Schwieriges Thema. Die Neuen, die Jungen, die muss man anlernen. Man muss sie abholen und ihnen alles über die Hafenarbeit beibringen. Man muss ihnen die ganze Geschichte erzählen und wo ihr Geld herkommt. Das kriegst du nicht, weil du ein netter Kerl bist.

Haben Sie eine Strategie, um die jungen Leute zu organisieren?
Na klar. Ich hab einen Kollegen, der ist so groß (zeigt einen Kopf über sich) und sagt: Du trittst in die Gewerkschaft ein oder ich mach dich platt … Nein, im Ernst: Du musst viel Zeit investieren. Du musst denen klar machen, was es bedeutet, Docker zu sein. Das ist das Wichtigste. Es ist hier wie in Deutschland oder sonstwo: Jeder macht sein Ding. Solidarität ist nicht mehr selbstverständlich. Du musst sie herstellen, du musst für sie kämpfen, du musst jeden Tag daran arbeiten. Und das ist schwierig mit den jungen Leuten.
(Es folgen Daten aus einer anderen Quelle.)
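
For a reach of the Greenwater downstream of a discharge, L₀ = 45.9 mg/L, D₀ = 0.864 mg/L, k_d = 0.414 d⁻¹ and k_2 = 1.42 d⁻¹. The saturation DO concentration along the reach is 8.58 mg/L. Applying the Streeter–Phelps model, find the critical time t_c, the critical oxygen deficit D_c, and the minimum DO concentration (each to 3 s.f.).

t_c ≈ 1.18 d; D_c ≈ 8.21 mg/L; min DO ≈ 0.365 mg/L

At the critical point dD/dt = 0, so k_d L₀ e^(−k_d t) = k_2 D. Substituting D(t) from the Streeter–Phelps equation and solving for t gives
t_c = ln[(k_2/k_d)(1 − D₀(k_2−k_d)/(k_d L₀))] / (k_2−k_d).
Here k_2−k_d = 1.006 d⁻¹ and 1 − D₀(k_2−k_d)/(k_d L₀) = 1 − 0.864×1.006/(0.414×45.9) = 0.9543, so
t_c = ln(3.430 × 0.9543) / 1.006 = 1.186 / 1.006 = 1.179 d.
L(t_c) = L₀ e^(−k_d t_c) = 45.9 × 0.6139 = 28.18 mg/L, and at the critical point k_2 D_c = k_d L, so D_c = (0.414/1.42) × 28.18 = 8.215 mg/L.
Minimum DO = C_s − D_c = 8.58 − 8.215 = 0.3650 mg/L.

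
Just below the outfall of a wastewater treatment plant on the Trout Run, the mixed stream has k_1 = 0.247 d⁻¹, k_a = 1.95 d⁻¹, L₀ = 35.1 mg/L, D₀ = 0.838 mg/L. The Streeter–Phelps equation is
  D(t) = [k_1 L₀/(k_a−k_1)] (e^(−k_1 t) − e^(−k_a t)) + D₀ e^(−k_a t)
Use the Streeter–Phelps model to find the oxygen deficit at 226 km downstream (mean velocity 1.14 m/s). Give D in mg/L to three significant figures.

Travel time t = x/v = 226 km / (1.14 m/s) = 226000 m / 1.14 m/s = 198200 s = 2.295 d.
k_1 L₀/(k_a−k_1) = 0.247×35.1/(1.95−0.247) = 8.670/1.703 = 5.091 mg/L.
e^(−k_1 t) = e^(−0.247×2.295) = 0.5674; e^(−k_a t) = e^(−1.95×2.295) = 0.01140.
D = 5.091 × (0.5674 − 0.01140) + 0.838 × 0.01140 = 2.830 + 0.009552 = 2.840 mg/L.

D ≈ 2.84 mg/L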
In den Häfen arbeiten immer mehr Subunternehmen und Leiharbeiter. Haben Sie Kontakt mit solchen Leuten?
Nein, weil Uniport keine Leiharbeiter beschäftigt. Die Neuen bekommen einen Jahresvertrag, und wenn sie sich gut anstellen, wird der Vertrag verlängert. Wenn nicht, müssen sie gehen. Wir holen nur Leute rein, um die Container festzumachen. Aber mit denen sitzen wir in den Pausen im gleichen Raum. Das sind andere Leute, nicht von Uniport. Es ist schwierig, Kollegen auf Zeit für die Gewerkschaft zu gewinnen.
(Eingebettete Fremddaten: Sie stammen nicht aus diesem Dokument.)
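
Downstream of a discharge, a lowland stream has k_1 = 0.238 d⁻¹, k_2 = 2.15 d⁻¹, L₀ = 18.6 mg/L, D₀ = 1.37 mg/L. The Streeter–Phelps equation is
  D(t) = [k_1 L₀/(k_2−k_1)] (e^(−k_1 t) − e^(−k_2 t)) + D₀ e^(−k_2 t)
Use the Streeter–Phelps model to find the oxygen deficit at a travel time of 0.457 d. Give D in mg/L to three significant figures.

k_1 L₀/(k_2−k_1) = 0.238×18.6/(2.15−0.238) = 4.427/1.912 = 2.315 mg/L.
e^(−k_1 t) = e^(−0.238×0.4570) = 0.8969; e^(−k_2 t) = e^(−2.15×0.4570) = 0.3744.
D = 2.315 × (0.8969 − 0.3744) + 1.37 × 0.3744 = 1.210 + 0.5129 = 1.723 mg/L.

D ≈ 1.72 mg/L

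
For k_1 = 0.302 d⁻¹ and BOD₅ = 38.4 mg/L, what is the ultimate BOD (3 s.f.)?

BOD₅ = L₀(1 − e^(−5k_1)) ⇒ L₀ = BOD₅ / (1 − e^(−5×0.302))
= 38.4 / (1 − 0.2209) = 38.4 / 0.7791 = 49.29 mg/L.

L₀ ≈ 49.3 mg/L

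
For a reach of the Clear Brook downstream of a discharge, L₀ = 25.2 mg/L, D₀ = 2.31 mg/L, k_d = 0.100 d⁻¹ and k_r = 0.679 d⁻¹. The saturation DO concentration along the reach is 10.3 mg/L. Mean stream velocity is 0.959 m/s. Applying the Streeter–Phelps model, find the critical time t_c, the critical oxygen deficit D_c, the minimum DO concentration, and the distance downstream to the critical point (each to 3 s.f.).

t_c = [1/(k_r−k_d)] ln[(k_r/k_d)(1 − D₀(k_r−k_d)/(k_d L₀))]
= [1/(0.679−0.100)] ln[(0.679/0.100)(1 − 2.31×0.5790/(0.100×25.2))]
= (1/0.5790) ln[6.790 × 0.4692] = 1.727 × ln(3.186) = 1.727 × 1.159 = 2.001 d.
L(t_c) = L₀ e^(−k_d t_c) = 25.2 × 0.8186 = 20.63 mg/L, and at the critical point k_r D_c = k_d L, so D_c = (0.100/0.679) × 20.63 = 3.038 mg/L.
Minimum DO = C_s − D_c = 10.3 − 3.038 = 7.262 mg/L.
x_c = v t_c = 0.959 m/s × 2.001 d × 86400 s/d = 165800 m ≈ 166 km.

t_c ≈ 2.00 d; D_c ≈ 3.04 mg/L; min DO ≈ 7.26 mg/L; x_c ≈ 166 km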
Was sind derzeit Ihre wichtigsten Kämpfe?
Wir sind ein City Terminal und haben uns spezialisiert. Aber wenn das für die großen Reedereien nicht speziell genug ist, dann sagen die, unsere Schiffe gehen zur Maasvlakte II. Und wir haben keine Arbeit mehr. Wir können keine großen Schiffe abfertigen, nur kleine. Wenn es für die kleinen Schiffe keine Aufträge mehr gibt, weil alles auf die großen geht, dann gibt es keine Arbeit mehr für uns. Das wird auf uns zukommen, fürchte ich.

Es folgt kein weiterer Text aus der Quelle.